Both the subthreshold and suprathreshold social, emotional, and conduct problems, and subjective health complaints require special interventions aimed to reduce these symptoms.
In line with earlier international research, our study reveals that the accumulation of ACEs is associated with more SEB and SHC symptoms. A further triggering factor may be the fact that adolescents exposed to ACEs will probably be less prepared to meet the challenges posed by school and peer relationships.

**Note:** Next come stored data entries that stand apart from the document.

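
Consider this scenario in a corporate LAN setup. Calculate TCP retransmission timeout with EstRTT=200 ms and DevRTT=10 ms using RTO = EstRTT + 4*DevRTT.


Given: EstRTT = 200 ms, DevRTT = 10 ms
Timeout = EstRTT + 4 * DevRTT
4 * DevRTT = 4 * 10 = 40
Timeout = 200 + 40 = 240 ms

240


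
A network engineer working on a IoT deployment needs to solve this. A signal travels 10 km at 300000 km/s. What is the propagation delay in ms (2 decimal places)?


Given: distance = 10 km, speed = 300000 km/s
Delay = distance / speed = 10 / 300000 seconds
Delay in ms = 10 * 1000 / 300000
Delay = 0.0333 ms
Rounded to 2 dp = 0.03 ms

0.03


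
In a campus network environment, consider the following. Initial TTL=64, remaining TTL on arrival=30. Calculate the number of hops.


Given: initial TTL = 64, received TTL = 30
Hops = initial TTL - received TTL
Hops = 64 - 30 = 34

34


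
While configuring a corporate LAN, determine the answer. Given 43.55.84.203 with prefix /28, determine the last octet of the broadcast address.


Given: IP = 43.55.84.203, prefix = /28
Host bits = 32 - 28 = 4
Network last octet = 203 AND mask = 192
Host part size = 2^4 - 1 = 15
Broadcast last octet = 192 OR 15 = 207

207


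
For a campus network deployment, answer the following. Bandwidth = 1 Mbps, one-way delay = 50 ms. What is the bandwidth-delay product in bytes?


Given: bandwidth = 1 Mbps, delay = 50 ms
BDP in bits = 1 * 10^6 * 50 / 1000
BDP in bits = 50000
BDP in bytes = 50000 / 8 = 6250

6250


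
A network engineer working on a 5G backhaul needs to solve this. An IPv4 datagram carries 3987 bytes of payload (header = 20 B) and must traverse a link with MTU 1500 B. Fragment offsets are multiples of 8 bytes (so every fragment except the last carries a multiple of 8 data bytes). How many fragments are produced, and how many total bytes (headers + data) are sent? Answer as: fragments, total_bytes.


Max data per non-final fragment = floor((MTU - header)/8)*8 = floor((1500 - 20)/8)*8 = floor(1480/8)*8 = 1480 B
Final fragment needs no 8-byte alignment: it can carry up to MTU - header = 1480 B
Non-final fragments needed = ceil((payload - 1480) / 1480) = ceil(2507/1480) = ceil(1.6939) = 2
Number of fragments = 2 + 1 = 3
Fragment sizes (data): 2 * 1480 B + 1027 B (last, 1027 <= 1480 OK)
Total bytes sent = payload + n_frags * header = 3987 + 3*20 = 3987 + 60 = 4047 B

3, 4047


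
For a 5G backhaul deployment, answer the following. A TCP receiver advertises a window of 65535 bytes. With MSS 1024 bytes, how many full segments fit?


Given: RWND = 65535 bytes, MSS = 1024 bytes
Full segments = floor(RWND / MSS)
Full segments = floor(65535 / 1024)
Full segments = floor(63.999) = 63

63


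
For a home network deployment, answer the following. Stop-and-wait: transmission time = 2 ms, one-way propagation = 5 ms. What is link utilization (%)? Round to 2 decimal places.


Given: Ttrans = 2 ms, Tprop = 5 ms
RTT = 2 * Tprop = 2 * 5 = 10 ms
U = Ttrans / (Ttrans + RTT)
U = 2 / (2 + 10)
U = 2 / 12 = 0.166667
U% = 16.67%

16.67


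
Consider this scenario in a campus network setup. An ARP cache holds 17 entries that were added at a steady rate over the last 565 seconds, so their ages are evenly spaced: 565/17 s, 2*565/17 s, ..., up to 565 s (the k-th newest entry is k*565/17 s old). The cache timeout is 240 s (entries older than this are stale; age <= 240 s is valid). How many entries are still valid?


Ages are k * 565/17 s for k = 1..17 (spacing = 33.2353 s).
Entry k is valid iff k * 565/17 <= 240 iff k <= 17 * 240 / 565 = 7.2212
n_valid = floor(7.2212) = 7
(n_stale = 17 - 7 = 10)

7


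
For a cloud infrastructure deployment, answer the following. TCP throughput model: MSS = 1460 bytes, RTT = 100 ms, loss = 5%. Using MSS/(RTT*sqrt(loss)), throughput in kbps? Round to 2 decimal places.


Given: MSS = 1460 bytes, RTT = 100 ms, loss = 5%
RTT in seconds = 100 / 1000 = 0.1
Loss rate = 5% = 0.05
sqrt(loss) = sqrt(0.05) = 0.223606797750
Throughput (bytes/s) = 1460 / (0.1 * 0.223606797750) = 65293.1849
Throughput (kbps) = 65293.1849 * 8 / 1000 = 522.345480 -> 522.35 kbps (2 dp)

522.35


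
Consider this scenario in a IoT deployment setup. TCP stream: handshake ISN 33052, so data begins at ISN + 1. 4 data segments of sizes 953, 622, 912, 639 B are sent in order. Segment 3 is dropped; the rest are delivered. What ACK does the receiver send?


SYN uses sequence number 33052; first data byte = ISN + 1 = 33053.
Segment 1: SEQ = 33053, len = 953 B, covers [33053, 34005]
Segment 2: SEQ = 34006, len = 622 B, covers [34006, 34627]
Segment 3: SEQ = 34628, len = 912 B, covers [34628, 35539] [LOST]
Segment 4: SEQ = 35540, len = 639 B, covers [35540, 36178]
In-order data received: bytes [33053, 34627] (segments 1..2).
Segment 3 missing -> gap begins at byte 34628; later segments buffered out of order.
Cumulative ACK = next expected in-order byte = 33053 + 953 + 622 = 34628

34628


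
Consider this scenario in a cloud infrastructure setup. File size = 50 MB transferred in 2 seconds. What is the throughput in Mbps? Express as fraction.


Given: file = 50 MB, time = 2 s
File in Mb = 50 * 8 = 400 Mb
Throughput = 400 / 2 Mbps
Throughput = 200 Mbps

200


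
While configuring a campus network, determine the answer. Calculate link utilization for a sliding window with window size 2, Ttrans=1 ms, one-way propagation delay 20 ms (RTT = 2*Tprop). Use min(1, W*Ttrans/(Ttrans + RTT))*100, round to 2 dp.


Given: W = 2, Ttrans = 1 ms, RTT = 40 ms (= 2 * Tprop, Tprop = 20 ms)
Cycle time = Ttrans + RTT = 1 + 40 = 41 ms (first packet sent until its ACK returns)
W * Ttrans = 2 * 1 = 2 ms of sending per cycle
W * Ttrans / (Ttrans + RTT) = 2 / 41 = 0.048780
U = min(1, 0.048780) = 0.048780
U% = 4.88%

4.88


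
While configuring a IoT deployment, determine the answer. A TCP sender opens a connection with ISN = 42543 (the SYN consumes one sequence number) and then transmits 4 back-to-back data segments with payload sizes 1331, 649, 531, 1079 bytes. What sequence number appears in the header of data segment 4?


The SYN occupies sequence number ISN = 42543, so the first data byte is ISN + 1 = 42544.
SEQ of data segment i = (ISN + 1) + sum of payload sizes of segments 1..i-1.
Segment 1: SEQ = 42544, payload = 1331 bytes
Segment 2: SEQ = 43875, payload = 649 bytes
Segment 3: SEQ = 44524, payload = 531 bytes
Segment 4: SEQ = 45055, payload = 1079 bytes
SEQ of segment 4 = 42544 + 1331 + 649 + 531 = 45055

45055


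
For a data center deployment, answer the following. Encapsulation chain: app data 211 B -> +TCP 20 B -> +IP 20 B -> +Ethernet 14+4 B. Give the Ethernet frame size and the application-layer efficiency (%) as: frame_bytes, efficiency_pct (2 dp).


TCP segment = 211 + 20 = 231 B
IP packet = 231 + 20 = 251 B
Ethernet frame = 251 + 14 + 4 = 269 B
Efficiency = app / frame = 211 / 269 = 0.784387 = 78.4387% -> 78.44% (2 dp)

269, 78.44


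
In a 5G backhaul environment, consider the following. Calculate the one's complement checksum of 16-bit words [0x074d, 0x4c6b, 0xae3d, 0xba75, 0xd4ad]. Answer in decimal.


Given words: [0x074d, 0x4c6b, 0xae3d, 0xba75, 0xd4ad]
Step 1: Sum all words
Raw sum = 1869 + 19563 + 44605 + 47733 + 54445 = 168215
Step 2: Fold carry: (37143 + 2) = 37145
One's complement = ~37145 & 0xFFFF = 28390

28390


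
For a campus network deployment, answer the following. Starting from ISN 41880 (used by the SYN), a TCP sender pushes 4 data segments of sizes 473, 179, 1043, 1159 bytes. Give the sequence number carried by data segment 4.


The SYN occupies sequence number ISN = 41880, so the first data byte is ISN + 1 = 41881.
SEQ of data segment i = (ISN + 1) + sum of payload sizes of segments 1..i-1.
Segment 1: SEQ = 41881, payload = 473 bytes
Segment 2: SEQ = 42354, payload = 179 bytes
Segment 3: SEQ = 42533, payload = 1043 bytes
Segment 4: SEQ = 43576, payload = 1159 bytes
SEQ of segment 4 = 41881 + 473 + 179 + 1043 = 43576

43576


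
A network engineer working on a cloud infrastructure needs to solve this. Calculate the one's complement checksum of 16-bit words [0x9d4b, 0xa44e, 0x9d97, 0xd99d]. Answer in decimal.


Given words: [0x9d4b, 0xa44e, 0x9d97, 0xd99d]
Step 1: Sum all words
Raw sum = 40267 + 42062 + 40343 + 55709 = 178381
Step 2: Fold carry: (47309 + 2) = 47311
One's complement = ~47311 & 0xFFFF = 18224

18224


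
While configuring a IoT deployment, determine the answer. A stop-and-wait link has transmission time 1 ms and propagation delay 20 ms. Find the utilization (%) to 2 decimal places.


Given: Ttrans = 1 ms, Tprop = 20 ms
RTT = 2 * Tprop = 2 * 20 = 40 ms
U = Ttrans / (Ttrans + RTT)
U = 1 / (1 + 40)
U = 1 / 41 = 0.02439
U% = 2.44%

2.44


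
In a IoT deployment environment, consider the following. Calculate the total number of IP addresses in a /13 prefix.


Given: CIDR prefix /13
Host bits = 32 - 13 = 19
Total addresses = 2^19 = 524288

524288


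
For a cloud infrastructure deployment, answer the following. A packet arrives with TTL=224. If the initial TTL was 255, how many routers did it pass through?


Given: initial TTL = 255, received TTL = 224
Hops = initial TTL - received TTL
Hops = 255 - 224 = 31

31


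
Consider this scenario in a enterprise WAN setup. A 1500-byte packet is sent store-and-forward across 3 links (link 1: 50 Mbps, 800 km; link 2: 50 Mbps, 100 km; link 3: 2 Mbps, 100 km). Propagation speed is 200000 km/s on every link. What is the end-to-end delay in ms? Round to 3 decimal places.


Packet = 1500 bytes = 12000 bits. Store-and-forward: sum (t_trans + t_prop) per link.
Link 1: t_trans = 12000/(50*10^6) s = 0.2400 ms; t_prop = 800/200000 s = 4.0000 ms; subtotal = 4.2400 ms
Link 2: t_trans = 12000/(50*10^6) s = 0.2400 ms; t_prop = 100/200000 s = 0.5000 ms; subtotal = 0.7400 ms
Link 3: t_trans = 12000/(2*10^6) s = 6.0000 ms; t_prop = 100/200000 s = 0.5000 ms; subtotal = 6.5000 ms
End-to-end = 4.2400 + 0.7400 + 6.5000 = 11.4800 ms -> 11.480 ms (3 dp)

11.480


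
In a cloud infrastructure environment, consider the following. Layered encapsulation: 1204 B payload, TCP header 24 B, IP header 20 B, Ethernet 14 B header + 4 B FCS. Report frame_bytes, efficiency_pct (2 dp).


TCP segment = 1204 + 24 = 1228 B
IP packet = 1228 + 20 = 1248 B
Ethernet frame = 1248 + 14 + 4 = 1266 B
Efficiency = app / frame = 1204 / 1266 = 0.951027 = 95.1027% -> 95.10% (2 dp)

1266, 95.10


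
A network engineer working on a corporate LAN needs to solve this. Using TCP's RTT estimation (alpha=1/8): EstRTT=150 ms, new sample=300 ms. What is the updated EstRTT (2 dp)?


Given: EstRTT = 150 ms, SampleRTT = 300 ms, alpha = 1/8
New EstRTT = (1 - alpha) * EstRTT + alpha * SampleRTT
(7/8) * 150 = 131.25
(1/8) * 300 = 37.5
New EstRTT = 131.25 + 37.5 = 168.75 ms -> 168.75 ms (2 dp)

168.75


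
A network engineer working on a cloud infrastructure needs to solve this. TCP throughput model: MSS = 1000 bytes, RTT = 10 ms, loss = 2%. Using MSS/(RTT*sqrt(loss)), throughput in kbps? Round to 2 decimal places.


Given: MSS = 1000 bytes, RTT = 10 ms, loss = 2%
RTT in seconds = 10 / 1000 = 0.01
Loss rate = 2% = 0.02
sqrt(loss) = sqrt(0.02) = 0.141421356237
Throughput (bytes/s) = 1000 / (0.01 * 0.141421356237) = 707106.7812
Throughput (kbps) = 707106.7812 * 8 / 1000 = 5656.854249 -> 5656.85 kbps (2 dp)

5656.85


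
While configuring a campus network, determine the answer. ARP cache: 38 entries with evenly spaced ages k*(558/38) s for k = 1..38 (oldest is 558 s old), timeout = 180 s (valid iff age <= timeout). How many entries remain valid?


Ages are k * 558/38 s for k = 1..38 (spacing = 14.6842 s).
Entry k is valid iff k * 558/38 <= 180 iff k <= 38 * 180 / 558 = 12.2581
n_valid = floor(12.2581) = 12
(n_stale = 38 - 12 = 26)

12


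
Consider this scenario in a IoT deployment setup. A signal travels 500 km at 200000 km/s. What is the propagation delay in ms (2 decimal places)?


Given: distance = 500 km, speed = 200000 km/s
Delay = distance / speed = 500 / 200000 seconds
Delay in ms = 500 * 1000 / 200000
Delay = 2.5000 ms
Rounded to 2 dp = 2.50 ms

2.50


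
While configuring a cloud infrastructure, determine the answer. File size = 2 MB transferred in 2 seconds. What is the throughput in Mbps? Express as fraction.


Given: file = 2 MB, time = 2 s
File in Mb = 2 * 8 = 16 Mb
Throughput = 16 / 2 Mbps
Throughput = 8 Mbps

8


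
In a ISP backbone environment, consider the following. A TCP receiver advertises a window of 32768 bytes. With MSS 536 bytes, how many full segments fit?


Given: RWND = 32768 bytes, MSS = 536 bytes
Full segments = floor(RWND / MSS)
Full segments = floor(32768 / 536)
Full segments = floor(61.1343) = 61

61


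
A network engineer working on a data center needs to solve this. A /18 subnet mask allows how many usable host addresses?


Given: subnet mask /18
Host bits = 32 - 18 = 14
Total addresses = 2^14 = 16384
Usable hosts = 16384 - 2 (network + broadcast) = 16382

16382


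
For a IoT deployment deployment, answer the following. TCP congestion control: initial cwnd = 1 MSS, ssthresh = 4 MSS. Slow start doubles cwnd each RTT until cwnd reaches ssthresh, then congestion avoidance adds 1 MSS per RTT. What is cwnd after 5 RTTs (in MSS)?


RTT 0: cwnd = 1 MSS (initial)
RTT 1: cwnd = 2 MSS (slow start, doubled)
RTT 2: cwnd = 4 MSS (slow start, doubled)
RTT 3: cwnd = 5 MSS (congestion avoidance, +1)
RTT 4: cwnd = 6 MSS (congestion avoidance, +1)
RTT 5: cwnd = 7 MSS (congestion avoidance, +1)

7


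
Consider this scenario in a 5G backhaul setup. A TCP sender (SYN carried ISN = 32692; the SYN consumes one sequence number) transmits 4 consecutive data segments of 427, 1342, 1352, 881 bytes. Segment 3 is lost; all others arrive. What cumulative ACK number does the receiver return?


SYN uses sequence number 32692; first data byte = ISN + 1 = 32693.
Segment 1: SEQ = 32693, len = 427 B, covers [32693, 33119]
Segment 2: SEQ = 33120, len = 1342 B, covers [33120, 34461]
Segment 3: SEQ = 34462, len = 1352 B, covers [34462, 35813] [LOST]
Segment 4: SEQ = 35814, len = 881 B, covers [35814, 36694]
In-order data received: bytes [32693, 34461] (segments 1..2).
Segment 3 missing -> gap begins at byte 34462; later segments buffered out of order.
Cumulative ACK = next expected in-order byte = 32693 + 427 + 1342 = 34462

34462


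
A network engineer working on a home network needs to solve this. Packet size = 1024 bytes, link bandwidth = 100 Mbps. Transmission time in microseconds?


Given: packet = 1024 bytes, bandwidth = 100 Mbps
Packet in bits = 1024 * 8 = 8192 bits
Bandwidth = 100 * 10^6 = 100000000 bps
Time = 8192 / 100000000 seconds
Time in us = 8192 * 10^6 / 100000000 = 81.92

81.92


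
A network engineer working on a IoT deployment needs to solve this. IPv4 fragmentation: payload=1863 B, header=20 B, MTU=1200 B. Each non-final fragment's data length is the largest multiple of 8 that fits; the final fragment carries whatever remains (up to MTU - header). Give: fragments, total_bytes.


Max data per non-final fragment = floor((MTU - header)/8)*8 = floor((1200 - 20)/8)*8 = floor(1180/8)*8 = 1176 B
Final fragment needs no 8-byte alignment: it can carry up to MTU - header = 1180 B
Non-final fragments needed = ceil((payload - 1180) / 1176) = ceil(683/1176) = ceil(0.5808) = 1
Number of fragments = 1 + 1 = 2
Fragment sizes (data): 1 * 1176 B + 687 B (last, 687 <= 1180 OK)
Total bytes sent = payload + n_frags * header = 1863 + 2*20 = 1863 + 40 = 1903 B

2, 1903


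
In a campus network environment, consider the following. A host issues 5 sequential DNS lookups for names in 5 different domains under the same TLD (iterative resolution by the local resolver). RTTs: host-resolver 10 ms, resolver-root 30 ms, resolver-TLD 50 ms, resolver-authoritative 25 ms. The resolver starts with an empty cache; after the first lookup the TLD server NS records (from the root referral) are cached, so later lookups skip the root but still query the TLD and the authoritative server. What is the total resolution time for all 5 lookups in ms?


Lookup 1 (cold cache): local + root + TLD + auth = 10 + 30 + 50 + 25 = 115 ms
Lookups 2..5 (TLD NS cached -> skip root; new domain -> still ask TLD and auth): local + TLD + auth = 10 + 50 + 25 = 85 ms each
Remaining 4 lookups: 4 * 85 = 340 ms
Total = 115 + 340 = 455 ms

455


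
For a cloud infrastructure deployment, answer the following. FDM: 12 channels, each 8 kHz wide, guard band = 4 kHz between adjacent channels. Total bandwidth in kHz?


Given: 12 channels, 8 kHz each, guard = 4 kHz
Channel bandwidth = 12 * 8 = 96 kHz
Guard bands = 11 gaps * 4 kHz = 44 kHz
Total = 96 + 44 = 140 kHz

140


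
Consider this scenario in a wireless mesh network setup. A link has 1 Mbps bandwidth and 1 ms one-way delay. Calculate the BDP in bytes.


Given: bandwidth = 1 Mbps, delay = 1 ms
BDP in bits = 1 * 10^6 * 1 / 1000
BDP in bits = 1000
BDP in bytes = 1000 / 8 = 125

125


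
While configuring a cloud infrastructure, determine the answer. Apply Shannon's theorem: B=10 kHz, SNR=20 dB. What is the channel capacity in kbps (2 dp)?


Given: B = 10 kHz, SNR = 20 dB
SNR linear = 10^(20/10) = 100
1 + SNR = 101
log2(101) = 6.6582114828
C = 10 * 1000 * 6.6582114828 = 66582.1148 bps
C = 66.582115 kbps -> 66.58 kbps (2 dp)

66.58


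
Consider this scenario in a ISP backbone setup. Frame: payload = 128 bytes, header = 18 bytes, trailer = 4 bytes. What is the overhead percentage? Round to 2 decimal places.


Given: payload = 128 B, header = 18 B, trailer = 4 B
Overhead bytes = header + trailer = 18 + 4 = 22
Total frame = payload + overhead = 128 + 22 = 150
Overhead % = 22 / 150 * 100 = 14.6667% -> 14.67% (2 dp)

14.67


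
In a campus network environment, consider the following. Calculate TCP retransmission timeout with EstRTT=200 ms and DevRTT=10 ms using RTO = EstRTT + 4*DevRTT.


Given: EstRTT = 200 ms, DevRTT = 10 ms
Timeout = EstRTT + 4 * DevRTT
4 * DevRTT = 4 * 10 = 40
Timeout = 200 + 40 = 240 ms

240


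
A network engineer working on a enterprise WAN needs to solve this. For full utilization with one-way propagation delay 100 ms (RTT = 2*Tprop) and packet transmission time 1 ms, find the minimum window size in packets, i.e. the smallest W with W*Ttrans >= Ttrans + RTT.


Given: Ttrans = 1 ms, RTT = 200 ms (= 2 * Tprop, Tprop = 100 ms)
Time until first ACK returns = Ttrans + RTT = 1 + 200 = 201 ms
Need W * Ttrans >= Ttrans + RTT  ->  W >= (Ttrans + RTT) / Ttrans
(Ttrans + RTT) / Ttrans = 201 / 1 = 201
W_min = ceil(201) = 201

201


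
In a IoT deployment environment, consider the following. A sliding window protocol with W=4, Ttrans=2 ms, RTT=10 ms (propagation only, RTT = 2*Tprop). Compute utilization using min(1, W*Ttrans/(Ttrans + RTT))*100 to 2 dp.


Given: W = 4, Ttrans = 2 ms, RTT = 10 ms (= 2 * Tprop, Tprop = 5 ms)
Cycle time = Ttrans + RTT = 2 + 10 = 12 ms (first packet sent until its ACK returns)
W * Ttrans = 4 * 2 = 8 ms of sending per cycle
W * Ttrans / (Ttrans + RTT) = 8 / 12 = 0.666667
U = min(1, 0.666667) = 0.666667
U% = 66.67%

66.67


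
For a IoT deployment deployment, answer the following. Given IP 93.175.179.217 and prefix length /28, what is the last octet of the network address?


Given: IP = 93.175.179.217, prefix = /28
Subnet mask = 255.255.255.240
Last octet of IP: 217
Last octet of mask: 240
Network last octet = 217 AND 240 = 208

208


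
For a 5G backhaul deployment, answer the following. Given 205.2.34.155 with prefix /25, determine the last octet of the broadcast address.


Given: IP = 205.2.34.155, prefix = /25
Host bits = 32 - 25 = 7
Network last octet = 155 AND mask = 128
Host part size = 2^7 - 1 = 127
Broadcast last octet = 128 OR 127 = 255

255


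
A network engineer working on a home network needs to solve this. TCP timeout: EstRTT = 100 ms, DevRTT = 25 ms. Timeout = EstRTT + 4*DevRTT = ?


Given: EstRTT = 100 ms, DevRTT = 25 ms
Timeout = EstRTT + 4 * DevRTT
4 * DevRTT = 4 * 25 = 100
Timeout = 100 + 100 = 200 ms

200


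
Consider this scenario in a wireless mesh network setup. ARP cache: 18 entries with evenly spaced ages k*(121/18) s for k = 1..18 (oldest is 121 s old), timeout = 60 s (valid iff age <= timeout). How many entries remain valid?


Ages are k * 121/18 s for k = 1..18 (spacing = 6.7222 s).
Entry k is valid iff k * 121/18 <= 60 iff k <= 18 * 60 / 121 = 8.9256
n_valid = floor(8.9256) = 8
(n_stale = 18 - 8 = 10)

8


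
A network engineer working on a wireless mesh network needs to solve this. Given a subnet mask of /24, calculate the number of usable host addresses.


Given: subnet mask /24
Host bits = 32 - 24 = 8
Total addresses = 2^8 = 256
Usable hosts = 256 - 2 (network + broadcast) = 254

254


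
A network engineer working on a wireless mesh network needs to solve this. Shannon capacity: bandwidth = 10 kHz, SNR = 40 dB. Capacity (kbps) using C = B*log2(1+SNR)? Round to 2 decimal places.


Given: B = 10 kHz, SNR = 40 dB
SNR linear = 10^(40/10) = 10000
1 + SNR = 10001
log2(10001) = 13.2878566418
C = 10 * 1000 * 13.2878566418 = 132878.5664 bps
C = 132.878566 kbps -> 132.88 kbps (2 dp)

132.88


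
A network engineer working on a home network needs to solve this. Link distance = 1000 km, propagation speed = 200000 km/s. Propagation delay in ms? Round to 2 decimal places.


Given: distance = 1000 km, speed = 200000 km/s
Delay = distance / speed = 1000 / 200000 seconds
Delay in ms = 1000 * 1000 / 200000
Delay = 5.0000 ms
Rounded to 2 dp = 5.00 ms

5.00


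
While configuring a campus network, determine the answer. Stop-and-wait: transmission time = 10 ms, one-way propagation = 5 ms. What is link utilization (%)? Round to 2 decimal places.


Given: Ttrans = 10 ms, Tprop = 5 ms
RTT = 2 * Tprop = 2 * 5 = 10 ms
U = Ttrans / (Ttrans + RTT)
U = 10 / (10 + 10)
U = 10 / 20 = 0.5
U% = 50.00%

50.00


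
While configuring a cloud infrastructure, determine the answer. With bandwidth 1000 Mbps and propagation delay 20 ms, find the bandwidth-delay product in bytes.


Given: bandwidth = 1000 Mbps, delay = 20 ms
BDP in bits = 1000 * 10^6 * 20 / 1000
BDP in bits = 20000000
BDP in bytes = 20000000 / 8 = 2500000

2500000


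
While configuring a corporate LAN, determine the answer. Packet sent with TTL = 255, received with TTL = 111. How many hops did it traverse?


Given: initial TTL = 255, received TTL = 111
Hops = initial TTL - received TTL
Hops = 255 - 111 = 144

144


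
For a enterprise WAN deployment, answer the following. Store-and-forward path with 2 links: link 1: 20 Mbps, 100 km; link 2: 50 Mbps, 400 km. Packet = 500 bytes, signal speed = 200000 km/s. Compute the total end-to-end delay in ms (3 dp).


Packet = 500 bytes = 4000 bits. Store-and-forward: sum (t_trans + t_prop) per link.
Link 1: t_trans = 4000/(20*10^6) s = 0.2000 ms; t_prop = 100/200000 s = 0.5000 ms; subtotal = 0.7000 ms
Link 2: t_trans = 4000/(50*10^6) s = 0.0800 ms; t_prop = 400/200000 s = 2.0000 ms; subtotal = 2.0800 ms
End-to-end = 0.7000 + 2.0800 = 2.7800 ms -> 2.780 ms (3 dp)

2.780


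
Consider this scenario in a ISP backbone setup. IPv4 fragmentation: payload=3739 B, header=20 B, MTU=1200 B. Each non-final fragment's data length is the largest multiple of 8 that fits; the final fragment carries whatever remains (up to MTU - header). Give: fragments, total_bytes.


Max data per non-final fragment = floor((MTU - header)/8)*8 = floor((1200 - 20)/8)*8 = floor(1180/8)*8 = 1176 B
Final fragment needs no 8-byte alignment: it can carry up to MTU - header = 1180 B
Non-final fragments needed = ceil((payload - 1180) / 1176) = ceil(2559/1176) = ceil(2.1760) = 3
Number of fragments = 3 + 1 = 4
Fragment sizes (data): 3 * 1176 B + 211 B (last, 211 <= 1180 OK)
Total bytes sent = payload + n_frags * header = 3739 + 4*20 = 3739 + 80 = 3819 B

4, 3819


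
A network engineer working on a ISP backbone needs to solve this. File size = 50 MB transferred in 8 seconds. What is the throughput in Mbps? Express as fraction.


Given: file = 50 MB, time = 8 s
File in Mb = 50 * 8 = 400 Mb
Throughput = 400 / 8 Mbps
Throughput = 50 Mbps

50


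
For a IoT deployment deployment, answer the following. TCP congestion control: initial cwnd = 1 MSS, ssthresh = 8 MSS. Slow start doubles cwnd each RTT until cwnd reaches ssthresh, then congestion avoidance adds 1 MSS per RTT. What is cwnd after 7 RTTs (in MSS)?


RTT 0: cwnd = 1 MSS (initial)
RTT 1: cwnd = 2 MSS (slow start, doubled)
RTT 2: cwnd = 4 MSS (slow start, doubled)
RTT 3: cwnd = 8 MSS (slow start, doubled)
RTT 4: cwnd = 9 MSS (congestion avoidance, +1)
RTT 5: cwnd = 10 MSS (congestion avoidance, +1)
RTT 6: cwnd = 11 MSS (congestion avoidance, +1)
RTT 7: cwnd = 12 MSS (congestion avoidance, +1)

12


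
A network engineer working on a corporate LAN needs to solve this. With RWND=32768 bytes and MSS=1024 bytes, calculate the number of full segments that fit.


Given: RWND = 32768 bytes, MSS = 1024 bytes
Full segments = floor(RWND / MSS)
Full segments = floor(32768 / 1024)
Full segments = floor(32.0) = 32

32


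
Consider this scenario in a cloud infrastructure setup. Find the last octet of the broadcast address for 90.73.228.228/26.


Given: IP = 90.73.228.228, prefix = /26
Host bits = 32 - 26 = 6
Network last octet = 228 AND mask = 192
Host part size = 2^6 - 1 = 63
Broadcast last octet = 192 OR 63 = 255

255


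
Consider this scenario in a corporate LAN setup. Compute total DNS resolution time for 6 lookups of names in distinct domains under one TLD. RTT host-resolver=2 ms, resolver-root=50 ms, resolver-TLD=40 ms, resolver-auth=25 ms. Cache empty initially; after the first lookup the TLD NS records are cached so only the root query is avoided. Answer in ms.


Lookup 1 (cold cache): local + root + TLD + auth = 2 + 50 + 40 + 25 = 117 ms
Lookups 2..6 (TLD NS cached -> skip root; new domain -> still ask TLD and auth): local + TLD + auth = 2 + 40 + 25 = 67 ms each
Remaining 5 lookups: 5 * 67 = 335 ms
Total = 117 + 335 = 452 ms

452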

The main strength of our study is that it was the first study to examine Hungarian adolescents using a validated and internationally recognized measure for the assessment of ACEs, SEB and SHC.
Our results provide further support for research aimed at disclosing the association between ACEs and SEB or SHC in adolescents. A novel feature of our study is that besides SEB it also assessed SHC, which provides a more comprehensive view on the possible consequences of ACEs.
A further strength of our study lies in the fact that it studies adolescents. Evidence shows that it is necessary and justified to include children and adolescents in such research, and the gained data are suitable for analysis [
57,
58]. It is also important to get schools involved in prevalence studies, which might result in more detailed and more reliable data.
Like all studies, our study has limitations. Firstly, the fact that it is a cross-sectional study limits the interpretability of data. Secondly, the assessment of not only ACEs, but also SEB and SHC was based on self-report, which might bias results, especially the ones related to externalizing symptoms. The parent and teacher version of the SDQ questionnaire are also available, and their use would have obviously been useful for the aims of our study. Unfortunately, we had to accept we could not use them as we did not possess the Ethics Committee approval required for students’ identification, which would have been necessary for coupling the questionnaires.
Thirdly, the ACE Score Calculator is a short retrospective 10-item measure, which may result in reported ACEs getting lost or biased. Next, when interpreting SEB symptoms, we also incorporated the borderline category into our interpretation. Finally, the sample cannot be regarded representative even though adolescents from a wide range of social backgrounds were included. This, however, makes our sample suitable to capture the current situation in large sections of our society.